The 45mm f1.8 doesn’t jut out too much from the body, and the focus ring is both nicely sized and textured. Just be mindful of the the 2D/3D switch and the iFn button. It’s easy to press those if you’re not careful.
The 45mm f1.8 has two shutter curtains that operate consecutively to create 3D images and video, but that only matters if you have a device that can display 3D content. No quality is lost, however, when you’re shooting standard 2D images and video.
The Samsung 45mm f1.8 is a sturdy piece of glass. The metal construction and smooth focusing ring make it a solid addition to your NX kit. The lens’s weight is reassuring, and the clean design gives it a Star Wars feel, mentioned at the top of this review. Conversely, had Samsung sent the black version, there’d have been mention of Darth Vader at several points. Quality is not lost on this lens, and it excels both in build and image-making.
Autofocusing with the 45mm f1.8 is fairly fast in most situations. It’s far better in good light than it is in poor lighting, but the NX300’s focus peaking steps in where autofocus fails. The autofocus point can be set by either tapping on the NX300’s LCD or pressing the OK button and navigating with the directional buttons.
Ease of Use
There’s nothing more to this lens than aiming, focusing, and shooting. Of course, be mindful of the 2D/3D switch and the iFn button. Use them if you need to.
The Samsung 45mm f1.8 is a true winner when it comes to image quality. While the LCD isn’t the best indicator of what you shot, the lens does produce bright colors with the right amount of sharpness. Images are sharp even at f1.8, and it gets better the more you stop down. Given its focal length, this lens lends itself to street photography where sharpness and color rendition are key.
The f1.8 provides a nice shallow depth of field that renders smooth bokeh that’s very visually appealing. The closer you get to your subject, the better it is. This lens and its bokeh capabilities would make for wonderful studio portraits, too.

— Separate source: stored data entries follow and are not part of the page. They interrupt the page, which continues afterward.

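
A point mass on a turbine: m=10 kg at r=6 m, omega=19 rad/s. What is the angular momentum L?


Given: m = 10 kg, r = 6 m, omega = 19 rad/s
For a point mass: I = m*r^2
I = 10*6^2 = 10*36 = 360
L = I*omega = 360*19
L = 6840 kg*m^2/s

6840 kg*m^2/s


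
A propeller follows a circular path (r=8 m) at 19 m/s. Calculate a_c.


Given: v = 19 m/s, r = 8 m
Using a_c = v^2 / r
a_c = 19^2 / 8
a_c = 361 / 8
a_c = 361/8 m/s^2

361/8 m/s^2


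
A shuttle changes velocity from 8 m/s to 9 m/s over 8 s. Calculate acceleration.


Given: initial velocity v0 = 8 m/s, final velocity v = 9 m/s, time t = 8 s
Using a = (v - v0) / t
a = (9 - 8) / 8
a = 1 / 8
a = 1/8 m/s^2

1/8 m/s^2


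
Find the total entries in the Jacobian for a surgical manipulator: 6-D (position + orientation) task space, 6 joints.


Given: task space dimension = 6, joints = 6
Jacobian is a 6 x 6 matrix
Total entries = rows * columns
Total = 6 * 6
Total = 36

36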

Sharpness is not a concern with this lens. Once you nail the AF point or consult focus peaking, you can rest assured you’ll get your image, and stopped down a bit past f1.8, the lens will provide sharper images. This is a boon for street photography, which is how I used this lens throughout the review period.
Throughout the review period, we didn’t find any issues with color fringing, which is one less step to worry about in post.

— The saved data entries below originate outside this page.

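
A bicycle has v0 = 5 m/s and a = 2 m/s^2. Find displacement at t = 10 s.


Given: v0 = 5 m/s, a = 2 m/s^2, t = 10 s
Using s = v0*t + (1/2)*a*t^2
s = 5*10 + (1/2)*2*10^2
s = 50 + (1/2)*200
s = 50 + 100
s = 150

150 m


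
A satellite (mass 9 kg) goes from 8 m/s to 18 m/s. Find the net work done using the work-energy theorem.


Given: m = 9 kg, v0 = 8 m/s, v = 18 m/s
Using W = (1/2)*m*(v^2 - v0^2)
v^2 = 18^2 = 324
v0^2 = 8^2 = 64
v^2 - v0^2 = 324 - 64 = 260
W = (1/2)*9*260 = 1170 J

1170 J


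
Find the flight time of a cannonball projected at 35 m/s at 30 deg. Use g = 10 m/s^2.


Given: v0 = 35 m/s, theta = 30 deg, g = 10 m/s^2
sin(30) = 1/2
Using T = 2*v0*sin(theta) / g
T = 2*35*1/2 / 10
T = 35 / 10
T = 7/2 s

7/2 s


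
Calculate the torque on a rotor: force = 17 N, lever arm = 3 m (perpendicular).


Given: F = 17 N, r = 3 m, angle = 90 deg (perpendicular)
Using tau = F * r * sin(90)
sin(90) = 1
tau = 17 * 3 * 1
tau = 51 Nm

51 Nm


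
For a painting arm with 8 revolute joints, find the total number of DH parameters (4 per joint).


Given: 8 joints, 4 DH parameters per joint (d, theta, a, alpha)
Total DH parameters = number_of_joints * 4
Total = 8 * 4
Total = 32

32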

The Samsung 45mm f1.8 wins big with color rendition. I couldn’t say whether or not the colors would pop more in 3D, but for 2D purposes, the lens works wonderfully. With a city as colorful as NYC, color rendition is key to great images and reduced time in post. This lens helps with getting it as right as possible in the camera, which gives the NX line a major leg up.
Extra Image Samples
The NX system isn’t one that I’d normally reach for, given it’s inclination for touch screens. Yet, the NX300 and the 45mm f1.8 are an impressive combination that took me by surprise. The last NX camera and lens I worked with the NX2000 and the kit lens and its touch heavy design lost points with advanced users who favor control. The 45mm f1.8 is a major upgrade from the kit option, as it produces far more beautiful images.

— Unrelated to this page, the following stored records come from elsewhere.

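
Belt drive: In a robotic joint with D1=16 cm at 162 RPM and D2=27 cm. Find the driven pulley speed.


Given: D1 = 16 cm, w1 = 162 RPM, D2 = 27 cm
Using D1*w1 = D2*w2
w2 = D1*w1 / D2
w2 = 16*162 / 27
w2 = 2592 / 27
w2 = 96 RPM

96 RPM


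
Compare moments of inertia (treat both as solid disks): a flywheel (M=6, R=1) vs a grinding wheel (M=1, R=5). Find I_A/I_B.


Given: M1=6 kg, R1=1 m, M2=1 kg, R2=5 m
For a disk: I = (1/2)*M*R^2, so I_A/I_B = (M1*R1^2)/(M2*R2^2)
M1*R1^2 = 6*1 = 6
M2*R2^2 = 1*25 = 25
I_A/I_B = 6/25 = 6/25

6/25


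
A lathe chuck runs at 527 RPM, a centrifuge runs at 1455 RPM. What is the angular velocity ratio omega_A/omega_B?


Given: RPM_A = 527, RPM_B = 1455
omega = 2*pi*RPM/60, so omega_A/omega_B = RPM_A / RPM_B
omega_A/omega_B = 527 / 1455
omega_A/omega_B = 527/1455

527/1455


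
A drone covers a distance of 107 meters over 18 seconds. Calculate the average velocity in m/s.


Given: distance d = 107 m, time t = 18 s
Using v = d / t
v = 107 / 18
v = 107/18 m/s

107/18 m/s


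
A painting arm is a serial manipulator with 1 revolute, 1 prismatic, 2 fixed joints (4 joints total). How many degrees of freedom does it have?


Given: serial robot with 1 revolute, 1 prismatic, 2 fixed joints
DOF contribution per joint type: revolute=1, prismatic=1, spherical=3, fixed=0
DOF = 1*1 + 1*1 + 2*0
DOF = 2

2


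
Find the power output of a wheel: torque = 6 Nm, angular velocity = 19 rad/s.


Given: tau = 6 Nm, omega = 19 rad/s
Using P = tau * omega
P = 6 * 19
P = 114 W

114 W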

The focal length also lends itself to all types of photography, from street to studio to portraiture, and its fast aperture can make from some colors and pleasing bokeh. The f1.8 also makes it a good contender in low light, but that could be improved had it been slightly faster at f1.4. Yet, that would’ve increased the size of the lens a bit, making the camera more front-heavy.
I lament the fact that I couldn’t make any use of the 3D feature. Regardless, the 45mm f1.8 is an excellent addition to the NX family of lenses, and if you’re in the market for a fast prime, this is the one to look at.